Le Maroc et la Russie renforcent leur coopération dans la pêche
À Rabat, le Maroc et la Russie franchissent une nouvelle étape dans leur coopération halieutique. Entre renforcement des activités de pêche, recherche scientifique et formation de cadres marocains, les deux partenaires consolident un partenariat historique tourné vers la gestion durable des ressources marines.
Le Maroc et la Russie renforcent leur coopération dans le secteur de la pêche à l’issue de la première session de la commission mixte russo-marocaine, organisée récemment à Rabat. « Cette rencontre s’inscrit dans le cadre du nouvel accord intergouvernemental signé le 17 octobre 2025 et vise à consolider un partenariat historique dans l’exploitation des ressources halieutiques de l’Atlantique marocain, tout en ouvrant de nouvelles perspectives en matière de recherche scientifique et de formation des ressources humaines », affirme l’Agence fédérale russe des pêches, dans un communiqué publié le 2 mars 2026 à l’issue de cette rencontre.
Dans ce contexte, les discussions entre les deux parties ont porté sur l’évaluation des résultats de la coopération existante ainsi que sur les pistes de développement à moyen et long terme. Selon le communiqué, ce nouvel accord constitue une base juridique solide destinée à encadrer et à structurer les différents axes de coopération dans le domaine halieutique.
Les travaux de la commission ont ainsi permis d’examiner l’état actuel des activités de pêche menées par les navires russes dans les eaux atlantiques marocaines, tout en abordant les perspectives de leur poursuite dans les années à venir.
Le directeur de l’Agence fédérale russe des pêches, Ilya Shestakov, a souligné l’importance de ce partenariat dans le développement des activités de pêche russes dans la région. Il a affirmé que « la Russie augmente ses captures dans la zone de pêche atlantique du Royaume du Maroc. Nos navires poursuivront leurs activités cette année, et les pêcheurs se préparent actuellement à reprendre la pêche ».
Un nouveau cap
Le responsable russe a également précisé que les entreprises russes manifestent un intérêt particulier pour la capture d’espèces pélagiques, notamment le maquereau et le chinchard, deux ressources importantes dans les eaux atlantiques marocaines.
Par ailleurs, les deux parties ont mis l’accent sur le renforcement de la coopération scientifique et technique dans le domaine de la gestion des ressources marines. Les recherches conjointes menées dans le cadre de la Grande expédition africaine durant les années 2024 et 2025 ont permis d’obtenir des données scientifiques jugées essentielles sur l’état de l’écosystème marin du Maroc.
Selon Ilya Shestakov, ces travaux ont contribué à établir « une vision objective de l’état de l’écosystème marin du Maroc et à élaborer des recommandations scientifiques visant à optimiser les activités de pêche ».
Dans cette perspective, les deux pays ont exprimé leur volonté de poursuivre les recherches communes afin de garantir une exploitation rationnelle et durable des ressources halieutiques. Des expéditions scientifiques annuelles sont ainsi prévues afin d’évaluer le renouvellement des stocks de petits poissons pélagiques et d’assurer un suivi régulier des composantes de l’écosystème pélagique dans la zone atlantique marocaine.

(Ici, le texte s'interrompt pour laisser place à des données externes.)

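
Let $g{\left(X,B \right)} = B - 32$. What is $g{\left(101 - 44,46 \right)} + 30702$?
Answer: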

La coopération entre les deux nations ne se limite toutefois pas aux activités de pêche et de recherche scientifique. Le communiqué de l’agence russe a révélé l’annonce de la Russie concernant l’octroi de 50 bourses d’études à des citoyens marocains pour l’année universitaire 2025-2026, afin de leur permettre de suivre une formation spécialisée dans des établissements russes dédiés au secteur halieutique. Un nombre équivalent de bourses sera également accordé pour l’année universitaire 2026-2027, tandis que la partie russe s’est déclarée disposée à maintenir ce même niveau de soutien pour l’année universitaire 2027-2028.
Selon l’Agence fédérale russe des pêches, les accords conclus en 2025 visent à favoriser le développement des activités de pêche tout en permettant une planification à long terme pour les opérateurs du secteur.